La Bibliothèque électronique du Québec
Collection À tous les vents
Volume 545 : version 1.0









La caravane




Édition de référence :



Paris, Librairie de L. Hachette et Cie, 1861.

Deuxième édition.








Avertissement




Né le 29 novembre 1802, à Stuttgart, Wilhelm Hauff, l'auteur de ces
contes, mourut dans la même ville, le 18 novembre 1827.

Il n'avait pas vingt-cinq ans, et sa carrière littéraire, commencée vers
1825, en avait duré à peine deux !

Son trop court passage à travers le monde des lettres ne laissa pas
cependant d'être remarqué, et ses poésies, ses romans, ses contes, ses
fantaisies, ses nouvelles, ses esquisses, dont le recueil entier a été
publié, en 1840, à Stuttgart, par les soins de M. Gustave Schwab, son ami,
faisaient présager le plus brillant avenir.

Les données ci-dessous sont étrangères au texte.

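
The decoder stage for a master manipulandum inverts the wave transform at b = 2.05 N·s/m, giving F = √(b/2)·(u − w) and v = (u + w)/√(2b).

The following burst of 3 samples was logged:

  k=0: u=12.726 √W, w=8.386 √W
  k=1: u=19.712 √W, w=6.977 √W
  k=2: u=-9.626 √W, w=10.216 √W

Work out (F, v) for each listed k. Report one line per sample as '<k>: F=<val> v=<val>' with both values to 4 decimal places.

k=0: u−w=4.3400, u+w=21.1120; √(b/2)=1.0124, √(2b)=2.0248; F=1.0124×4.34=4.3939, v=21.1120/2.0248=10.4265
k=1: u−w=12.7350, u+w=26.6890; √(b/2)=1.0124, √(2b)=2.0248; F=1.0124×12.735=12.8932, v=26.6890/2.0248=13.1808
k=2: u−w=-19.8420, u+w=0.5900; √(b/2)=1.0124, √(2b)=2.0248; F=1.0124×(-19.842)=-20.0885, v=0.5900/2.0248=0.2914

0: F=4.3939 v=10.4265
1: F=12.8932 v=13.1808
2: F=-20.0885 v=0.2914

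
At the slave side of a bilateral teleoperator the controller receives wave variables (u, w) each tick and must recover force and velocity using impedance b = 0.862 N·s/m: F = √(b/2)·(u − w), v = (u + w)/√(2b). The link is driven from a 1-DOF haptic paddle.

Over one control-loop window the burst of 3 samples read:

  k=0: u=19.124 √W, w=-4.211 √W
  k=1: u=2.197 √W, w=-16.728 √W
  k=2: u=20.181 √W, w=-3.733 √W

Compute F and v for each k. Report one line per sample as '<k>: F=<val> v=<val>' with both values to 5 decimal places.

k=0: u−w=23.33500, u+w=14.91300; √(b/2)=0.65651, √(2b)=1.31301; F=0.65651×23.335=15.31957, v=14.91300/1.31301=11.35786
k=1: u−w=18.92500, u+w=-14.53100; √(b/2)=0.65651, √(2b)=1.31301; F=0.65651×18.925=12.42437, v=-14.53100/1.31301=-11.06692
k=2: u−w=23.91400, u+w=16.44800; √(b/2)=0.65651, √(2b)=1.31301; F=0.65651×23.914=15.69968, v=16.44800/1.31301=12.52692

0: F=15.31957 v=11.35786
1: F=12.42437 v=-11.06692
2: F=15.69968 v=12.52692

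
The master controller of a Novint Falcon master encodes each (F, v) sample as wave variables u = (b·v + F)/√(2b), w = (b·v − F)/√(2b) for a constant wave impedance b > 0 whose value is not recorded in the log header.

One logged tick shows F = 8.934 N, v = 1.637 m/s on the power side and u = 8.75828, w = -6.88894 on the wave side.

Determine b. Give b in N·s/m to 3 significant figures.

b = 0.652 N·s/m

u + w = 1.8693;  u + w = √(2b)·v, so √(2b) = 1.8693/1.637 = 1.1419.
b = (√(2b))²/2 = 1.3040/2 = 0.6520.
(Check via u − w = 2F/√(2b): u − w = 15.6472, 2F/√(2b) = 15.6472.)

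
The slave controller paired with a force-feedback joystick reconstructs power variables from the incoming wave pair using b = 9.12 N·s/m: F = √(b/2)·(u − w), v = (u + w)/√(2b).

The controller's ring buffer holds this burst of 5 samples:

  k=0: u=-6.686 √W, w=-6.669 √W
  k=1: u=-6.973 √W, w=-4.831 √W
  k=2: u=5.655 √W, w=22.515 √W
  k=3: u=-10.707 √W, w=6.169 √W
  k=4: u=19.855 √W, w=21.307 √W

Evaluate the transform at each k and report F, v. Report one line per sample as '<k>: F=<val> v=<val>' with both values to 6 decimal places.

0: F=-0.036302 v=-3.127026
1: F=-4.574060 v=-2.763865
2: F=-36.003108 v=6.595906
3: F=-36.037275 v=-1.062557
4: F=-3.100624 v=9.637936

k=0: u−w=-0.017000, u+w=-13.355000; √(b/2)=2.135416, √(2b)=4.270831; F=2.135416×(-0.017)=-0.036302, v=-13.355000/4.270831=-3.127026
k=1: u−w=-2.142000, u+w=-11.804000; √(b/2)=2.135416, √(2b)=4.270831; F=2.135416×(-2.142)=-4.574060, v=-11.804000/4.270831=-2.763865
k=2: u−w=-16.860000, u+w=28.170000; √(b/2)=2.135416, √(2b)=4.270831; F=2.135416×(-16.86)=-36.003108, v=28.170000/4.270831=6.595906
k=3: u−w=-16.876000, u+w=-4.538000; √(b/2)=2.135416, √(2b)=4.270831; F=2.135416×(-16.876)=-36.037275, v=-4.538000/4.270831=-1.062557
k=4: u−w=-1.452000, u+w=41.162000; √(b/2)=2.135416, √(2b)=4.270831; F=2.135416×(-1.452)=-3.100624, v=41.162000/4.270831=9.637936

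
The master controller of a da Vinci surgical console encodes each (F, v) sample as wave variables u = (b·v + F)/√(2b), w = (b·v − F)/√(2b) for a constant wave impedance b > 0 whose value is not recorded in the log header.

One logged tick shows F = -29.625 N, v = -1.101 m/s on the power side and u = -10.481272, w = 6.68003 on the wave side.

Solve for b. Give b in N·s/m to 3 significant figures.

u + w = -3.801242;  u + w = √(2b)·v, so √(2b) = -3.801242/(-1.101) = 3.452536.
b = (√(2b))²/2 = 11.920004/2 = 5.960002.
(Check via u − w = 2F/√(2b): u − w = -17.161302, 2F/√(2b) = -17.161299.)

b = 5.96 N·s/m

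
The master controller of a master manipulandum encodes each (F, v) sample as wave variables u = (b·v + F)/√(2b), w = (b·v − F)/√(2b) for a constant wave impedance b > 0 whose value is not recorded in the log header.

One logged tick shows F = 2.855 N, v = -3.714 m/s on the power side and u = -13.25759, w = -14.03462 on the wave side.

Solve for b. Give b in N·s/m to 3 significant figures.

b = 27 N·s/m

u + w = -27.29221;  u + w = √(2b)·v, so √(2b) = -27.29221/(-3.714) = 7.34847.
b = (√(2b))²/2 = 53.99998/2 = 26.99999.
(Check via u − w = 2F/√(2b): u − w = 0.77703, 2F/√(2b) = 0.77703.)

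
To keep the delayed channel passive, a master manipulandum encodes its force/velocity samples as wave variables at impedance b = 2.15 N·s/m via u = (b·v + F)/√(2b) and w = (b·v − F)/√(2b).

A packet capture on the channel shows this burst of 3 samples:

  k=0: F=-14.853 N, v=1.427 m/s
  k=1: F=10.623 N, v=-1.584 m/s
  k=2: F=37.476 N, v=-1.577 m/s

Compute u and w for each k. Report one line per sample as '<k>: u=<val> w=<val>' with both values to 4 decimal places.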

Ce n'est pas ici le lieu d'apprécier dans son ensemble cet esprit fin et
délicat, qui savait allier à la fois, dans un mélange non moins piquant que
rare, la fraîcheur de sentiment la plus exquise à la verve comique la plus
franche. Plus tard, peut-être essayerons-nous de faire quelque nouvel
emprunt à Hauff, et nous aurons alors occasion de revenir plus longuement
sur cet auteur et sur ses mérites divers. Qu'il nous suffise aujourd'hui,
nous bornant à ses contes d'enfants, de constater ce simple fait, qui en
dit à lui seul plus que de longs éloges : le calife Gigogne, le petit
Mouck, le tailleur Labakan et son aiguille qui coud toute seule, sont,
parmi la population enfantine de l'Allemagne, des personnages non moins
célèbres que, chez nous, Barbe-Bleue, le Petit-Poucet, Peau-d'Âne, ou
Riquet à la Houppe.

Si nous avons réussi à ne pas trop défigurer notre auteur en l'habillant
à la française, nous espérons qu'il pourra obtenir du jeune public auquel
nous le présentons comme un ami un peu de cette sympathie dont il est en
possession depuis longtemps déjà de l'autre côté du Rhin.

A. T.








La caravane




Un jour, une grande caravane traversait le désert. Rien n'apparaissait
encore sur la plaine immense que le sable et le ciel, mais déjà l'on
entendait vaguement résonner dans le lointain les clochettes et les grelots
d'argent des chameaux et des chevaux. Un épais nuage de poussière soulevé
par la marche des voyageurs ne tarda pas du reste à annoncer leur approche,
que révélait en même temps, chaque fois qu'un souffle d'air venait balayer
la plaine, une sorte de fourmillement lumineux produit par le reflet du
soleil sur les armes et les costumes.

Ainsi se présenta la caravane aux yeux d'un personnage qui, de son côté,
s'avançait à sa rencontre monté sur un cheval magnifique. Les flancs du
noble animal étaient recouverts d'une large peau de tigre, autour de
laquelle cliquetaient, suspendus à des courroies de couleur amarante, des
grelots de métal et des croissants d'ivoire entremêlés de grosses houppes
de soie, tandis que sa tête balançait avec fierté un élégant panache de
plumes de héron. Le costume du cavalier répondait au splendide harnachement
de sa monture : un turban blanc brodé d'or tranchait vivement sur sa
pelisse et ses larges pantalons rouges ; des bottes de maroquin chamarrées
de dessins multicolores protégeaient ses jambes, et la ceinture de
cachemire qui ceignait ses reins supportait, en le laissant voir à demi, un
riche yatagan au fourreau ciselé, au pommeau d'agate, et dont la lame
devait être à coup sûr du plus fin acier de Damas. Quant au cavalier lui-
même, il avait quelque chose d'étrange et de farouche à la fois. Son turban
profondément enfoncé sur son front, ses yeux qui reluisaient d'un feu
sombre sous ses sourcils touffus, sa longue barbe descendant à flots épais
sur sa poitrine, enfin son nez recourbé comme le bec d'un oiseau de proie,
tout contribuait à lui donner une mine fière et sombre devant laquelle il
était impossible de se défendre d'une certaine émotion.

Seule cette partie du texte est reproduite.